Hay destinos donde la temporada se inaugura. Y otros donde simplemente vuelve. The Bodrum EDITION pertenece a esta segunda categoría. Situado en la bahía de Yalıkavak, en la costa occidental de Turquía, el hotel reabre sus puertas con una propuesta que no busca reinventarse, sino afinar lo que ya funciona: una forma de vivir el Mediterráneo donde el día se construye a partir de transiciones.
Desde el momento en que se llega, la sensación no es la de entrar en un resort, sino en un ritmo. El mar Egeo, siempre presente, organiza la experiencia. Las terrazas, la piscina infinita, el beach club. Todo está dispuesto para que el tiempo se diluya sin necesidad de forzarlo.
Las 110 habitaciones, suites y villas —muchas con vistas abiertas al mar y algunas con piscina privada o jardines— refuerzan esa idea de equilibrio entre exposición y refugio. No son espacios para aislarse, sino para regular la intensidad del entorno. Entrar y salir. Participar o detenerse.
La temporada arranca con un gesto significativo: el paquete “A First Date with Summer”, una invitación a entrar en ese ritmo de forma progresiva, entre desayunos largos, cócteles al atardecer y una primera toma de contacto con la propuesta gastronómica y de bienestar del hotel.



Comer y encontrarse: el centro de la experiencia
En el universo EDITION, la gastronomía no es un servicio más. Es el eje que articula el día. En Bodrum, esa lógica se refuerza con una propuesta que combina distintas capas sin romper la coherencia.

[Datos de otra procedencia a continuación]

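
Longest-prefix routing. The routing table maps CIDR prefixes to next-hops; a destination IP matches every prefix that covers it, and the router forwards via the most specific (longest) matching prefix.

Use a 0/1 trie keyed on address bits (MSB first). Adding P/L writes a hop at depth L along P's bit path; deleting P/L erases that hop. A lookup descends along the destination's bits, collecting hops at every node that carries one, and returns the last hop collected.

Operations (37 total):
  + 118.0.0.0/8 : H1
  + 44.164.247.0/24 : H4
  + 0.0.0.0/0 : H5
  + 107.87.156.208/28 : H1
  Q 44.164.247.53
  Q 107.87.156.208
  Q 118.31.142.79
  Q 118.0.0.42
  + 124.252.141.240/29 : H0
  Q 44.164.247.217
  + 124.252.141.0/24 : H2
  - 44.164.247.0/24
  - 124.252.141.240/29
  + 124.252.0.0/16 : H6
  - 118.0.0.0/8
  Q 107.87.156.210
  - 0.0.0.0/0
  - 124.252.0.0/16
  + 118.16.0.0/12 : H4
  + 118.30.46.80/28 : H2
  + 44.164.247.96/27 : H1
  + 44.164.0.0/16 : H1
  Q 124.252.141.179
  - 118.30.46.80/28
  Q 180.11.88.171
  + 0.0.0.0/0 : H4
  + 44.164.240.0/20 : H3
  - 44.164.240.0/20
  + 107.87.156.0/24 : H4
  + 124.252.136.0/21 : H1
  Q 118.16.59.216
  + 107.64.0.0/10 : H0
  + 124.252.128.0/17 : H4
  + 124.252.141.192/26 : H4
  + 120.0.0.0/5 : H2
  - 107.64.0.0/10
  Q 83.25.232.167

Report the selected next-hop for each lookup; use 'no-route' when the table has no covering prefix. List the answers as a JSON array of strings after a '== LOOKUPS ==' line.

Trace:
  add 118.0.0.0/8 -> H1 at depth 8
  add 44.164.247.0/24 -> H4 at depth 24
  add 0.0.0.0/0 -> H5 at depth 0
  add 107.87.156.208/28 -> H1 at depth 28
  Q 44.164.247.53: descend 001011001010010011110111 ; hops seen [H5,H4] ; pick H4
  Q 107.87.156.208: descend 0110101101010111100111001101 ; hops seen [H5,H1] ; pick H1
  Q 118.31.142.79: descend 01110110 ; hops seen [H5,H1] ; pick H1
  Q 118.0.0.42: descend 01110110 ; hops seen [H5,H1] ; pick H1
  add 124.252.141.240/29 -> H0 at depth 29
  Q 44.164.247.217: descend 001011001010010011110111 ; hops seen [H5,H4] ; pick H4
  add 124.252.141.0/24 -> H2 at depth 24
  - 44.164.247.0/24 clear@24
  - 124.252.141.240/29 clear@29
  add 124.252.0.0/16 -> H6 at depth 16
  - 118.0.0.0/8 clear@8
  Q 107.87.156.210: descend 0110101101010111100111001101 ; hops seen [H5,H1] ; pick H1
  - 0.0.0.0/0 clear@0
  - 124.252.0.0/16 clear@16
  add 118.16.0.0/12 -> H4 at depth 12
  add 118.30.46.80/28 -> H2 at depth 28
  add 44.164.247.96/27 -> H1 at depth 27
  add 44.164.0.0/16 -> H1 at depth 16
  Q 124.252.141.179: descend 0111110011111100100011011 ; hops seen [H2] ; pick H2
  - 118.30.46.80/28 clear@28
  Q 180.11.88.171: descend ε ; hops seen [∅] ; pick no-route
  add 0.0.0.0/0 -> H4 at depth 0
  add 44.164.240.0/20 -> H3 at depth 20
  - 44.164.240.0/20 clear@20
  add 107.87.156.0/24 -> H4 at depth 24
  add 124.252.136.0/21 -> H1 at depth 21
  Q 118.16.59.216: descend 011101100001 ; hops seen [H4,H4] ; pick H4
  add 107.64.0.0/10 -> H0 at depth 10
  add 124.252.128.0/17 -> H4 at depth 17
  add 124.252.141.192/26 -> H4 at depth 26
  add 120.0.0.0/5 -> H2 at depth 5
  - 107.64.0.0/10 clear@10
  Q 83.25.232.167: descend 01 ; hops seen [H4] ; pick H4

== LOOKUPS ==
["H4","H1","H1","H1","H4","H1","H2","no-route","H4","H4"]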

El restaurante Kitchen, liderado por el chef Osman Sezener, introduce una lectura precisa del mar, donde el producto local y la técnica conviven sin exceso. No es una cocina que busque impresionar, sino construir una narrativa en torno al entorno. El mar como origen y como límite.
A esa propuesta se suma una nueva colaboración con el chef Mehmet Akdağ, que lleva al hotel una interpretación de la tradición anatolia desde una mirada contemporánea. No como revisión, sino como continuidad de una cultura gastronómica que sigue viva.
En paralelo, la incorporación de Stefano Ciotti introduce otra dimensión, más íntima, centrada en una cocina italiana que se apoya en la memoria y en la sencillez bien ejecutada. Sabores reconocibles, sin necesidad de reinterpretaciones forzadas.
Lo interesante no está en la suma de restaurantes, sino en cómo se encadenan. Desde el desayuno hasta la noche, la experiencia fluye sin necesidad de cambiar de registro. Comer aquí es también una forma de moverse dentro del hotel.



Bienestar como parte del ritmo, no como excepción
El otro gran eje de la temporada es el bienestar. Pero no entendido como un momento aislado, sino como una capa más dentro de la experiencia general.
El spa, situado a pocos pasos de la piscina y el beach club, funciona como un espacio de transición. Un lugar donde bajar el ritmo sin salir del circuito del hotel. A las propuestas habituales se suma ahora una programación más amplia, con sesiones de respiración, entrenamiento Lagree y la incorporación de una sala de sal, una de las terapias más asociadas a las nuevas tendencias de longevidad y biohacking.
Sin embargo, lo relevante no es la novedad en sí, sino cómo se integra. El bienestar no interrumpe la experiencia, la acompaña. Permite pasar de la actividad a la pausa sin ruptura, manteniendo una continuidad que define el carácter del lugar.
Incluso el beach club, que durante el día funciona como un espacio abierto al mar, evoluciona hacia la tarde y la noche sin cambiar de identidad. Música, luz, ambiente. Todo se transforma, pero nada se desordena.
The Bodrum EDITION no propone una lista de servicios, sino una manera de habitar el tiempo. Una forma de entender el verano donde no hay momentos obligatorios, sino una secuencia natural de experiencias.